Following the settlement, Coface filed a motion to allow, as an administrative expense in the Chapter 7 case, $164,336 in costs and fees associated with removing the predecessor trustee, and for its role in prosecuting and resolving the estate’s claims against the predecessor trustee. Coface argued that a creditor’s application for administrative expense status in a Chapter 7 case should be granted, under the bankruptcy court’s § 105(a), when the services performed have substantially benefited the estate, and assisted the successor trustee in the recovery of assets, even if the application does not fall within one of the enumerated categories set forth in § 503(b).

Although there were no objections by any creditor or other party, and although the successor trustee supported the request, the U.S. Trustee’s office opposed the motion, on the basis that § 503(b) of the Bankruptcy Code provided no specifically-enumerated basis to allow administrative expense claims in Chapter 7 proceedings. The bankruptcy court agreed and denied the motion. Coface appealed to the district court, which affirmed the bankruptcy court’s decision. Coface then appealed to the Sixth Circuit.

In an opinion filed on September 21, 2015, the Sixth Circuit reversed and remanded the district court’s decision, adopting an expansive reading of § 503(b)’s inclusive language, that allows for “bankruptcy courts to reimburse expenses not specifically mentioned in § 503(b)’s subsections.”2 The court ultimately struck down the U.S. Trustee’s and lower courts’ strict reading of the Bankruptcy Code, leaving the motion unopposed on remand to the bankruptcy court. And finally, in early 2016, the bankruptcy court entered an order granting the motion and allowing Coface its requested fees and expenses in the case as administrative expenses under § 503(b) by application of its equitable authority under § 105(a).

Traison Explains the Significance

So what are the ramifications of the Connolly decision? Should creditors view their role in Chapter 7 cases differently? After succeeding in his litigation, Traison shared a number of insights regarding the Connolly decision’s implications for the future.

“At the end of the day, the client was happy, and we managed to provide significant benefits to the stakeholders in the case.

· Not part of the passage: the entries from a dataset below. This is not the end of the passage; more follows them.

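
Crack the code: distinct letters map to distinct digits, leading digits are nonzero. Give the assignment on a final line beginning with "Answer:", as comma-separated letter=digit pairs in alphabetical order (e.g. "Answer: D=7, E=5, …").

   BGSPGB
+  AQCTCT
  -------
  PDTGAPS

Step 1. [col 1: B + T ≡ S (mod 10)] S=7 is one option consistent with column 1 (B + T ≡ S (mod 10), carry-in 0) — take it ⇒ S=7.
Step 2. [col 1: B + T ≡ S (mod 10)] several values work for T in column 1 (B + T ≡ S (mod 10), carry-in 0); try T=4. So T=4.
Step 3. [col 1: B + T ≡ S (mod 10)] column 1: given T=4, S=7, carry-in 0, and digits 4,7 already taken and all letters distinct, B+T≡S (mod 10) forces B=3. So B=3.
Step 4. [col 2: G + C ≡ P (mod 10)] G=9 is one option consistent with column 2 (G + C ≡ P (mod 10), carry-in 0) — take it ⇒ G=9.
Step 5. [col 2: G + C ≡ P (mod 10)] several values work for C in column 2 (G + C ≡ P (mod 10), carry-in 0); try C=2. So C=2.
Step 6. [col 2: G + C ≡ P (mod 10)] column 2 reads G+C+carry(0)=P with G=9, C=2; with digits 2,3,4,7,9 already taken and all letters distinct, the only value for P is 1 ⇒ P=1.
Step 7. [col 3: P + T ≡ A (mod 10)] column 3 reads P+T+carry(1)=A with P=1, T=4; with digits 1,2,3,4,7,9 already taken and all letters distinct, the only value for A is 6 ⇒ A=6.
Step 8. [col 5: G + Q ≡ T (mod 10)] column 5 reads G+Q+carry(0)=T with G=9, T=4; with digits 1,2,3,4,6,7,9 already taken and all letters distinct, the only value for Q is 5, so Q=5.
Step 9. [col 6: B + A ≡ D (mod 10)] from column 6 (B=3, A=6, carry-in 1, digits 1,2,3,4,5,6,7,9 already taken and all letters distinct): D must equal 0. So D=0.

Answer: A=6, B=3, C=2, D=0, G=9, P=1, Q=5, S=7, T=4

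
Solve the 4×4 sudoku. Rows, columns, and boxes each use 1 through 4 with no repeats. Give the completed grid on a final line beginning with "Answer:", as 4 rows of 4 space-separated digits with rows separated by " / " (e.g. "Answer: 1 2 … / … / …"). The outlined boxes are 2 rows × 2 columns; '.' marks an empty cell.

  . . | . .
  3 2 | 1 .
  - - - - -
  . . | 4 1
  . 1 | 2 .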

It’s particularly nice to be able to deliver a win for a client, while simultaneously building precedent,” he says.

But more than that, he views the decision as a signal to creditors that their participation in Chapter 7 liquidations should be encouraged and that attorneys representing creditors should view their role (as long as the client is willing to make the effort with them) as policymakers.
“As members of a profession that can directly influence how the courts make law, we have the opportunity and privilege of advocating for change to benefit individuals beyond just our individual clients,” Traison says.

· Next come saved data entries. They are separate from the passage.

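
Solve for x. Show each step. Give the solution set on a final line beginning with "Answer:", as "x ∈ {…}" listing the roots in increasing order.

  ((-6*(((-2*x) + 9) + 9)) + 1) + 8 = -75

Step 1. [((-6*(((-2*x) + 9) + 9)) + 1) + 8 = -75] +8 is outermost — subtract 8 both sides, so sub: (-6*(((-2*x) + 9) + 9)) + 1 = -83.
Step 2. [(-6*(((-2*x) + 9) + 9)) + 1 = -83] peel the +1: subtract 1 from each side, so sub: -6*(((-2*x) + 9) + 9) = -84.
Step 3. [-6*(((-2*x) + 9) + 9) = -84] leading coefficient -6: divide by -6 ⇒ div: ((-2*x) + 9) + 9 = 14.
Step 4. [((-2*x) + 9) + 9 = 14] 9 comes off first (subtract 9) ⇒ sub: (-2*x) + 9 = 5.
Step 5. [(-2*x) + 9 = 5] the outer +9 inverts by subtracting 9, so sub: -2*x = -4.
Step 6. [-2*x = -4] leading coefficient -2: divide by -2. So div: x = 2.

Answer: x ∈ {2}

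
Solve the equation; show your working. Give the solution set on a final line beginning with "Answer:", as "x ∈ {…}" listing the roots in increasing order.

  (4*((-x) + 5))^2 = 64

Step 1. [(4*((-x) + 5))^2 = 64] √ both sides: 64 ≥ 0 gives two branches, so sqrt: 4*((-x) + 5) = 8 or -8.
Step 2. [4*((-x) + 5) = 8 or -8] 4·(inner) — divide through by 4. So div: (-x) + 5 = 2 or -2.
Step 3. [(-x) + 5 = 2 or -2] the outer +5 inverts by subtracting 5 ⇒ sub: -x = -3 or -7.
Step 4. [-x = -3 or -7] leading − — multiply by −1, so neg: x = 3 or 7.

Answer: x ∈ {3, 7}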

Creditors Should Engage in Chapter 7

Traison expanded on the idea that decisions like this ought to fuel engagement by creditors in Chapter 7 liquidations across the board. “If [creditors] know that they may be able to recoup the cost of pursuing claims that can augment the value for all creditors, they are incentivized to participate more actively in the bankruptcy process. Creating an upside for creditors ought to enhance the bankruptcy process overall,” he says.
Traison’s victory before the Sixth Circuit Court of Appeals in the Connolly case also serves as a useful reminder to creditors’ rights attorneys that, when you put forth an effort on your client’s behalves, attorneys have the unique ability to help clients shape policy, build precedent and be agents of change on an individual and much broader basis.

Footnotes

  1. 802 F.3d 810 (6th Cir. 2015).
  2. In re Connolly North America, LLC, 802 F.3d 810, 817 (6th Cir. 2015).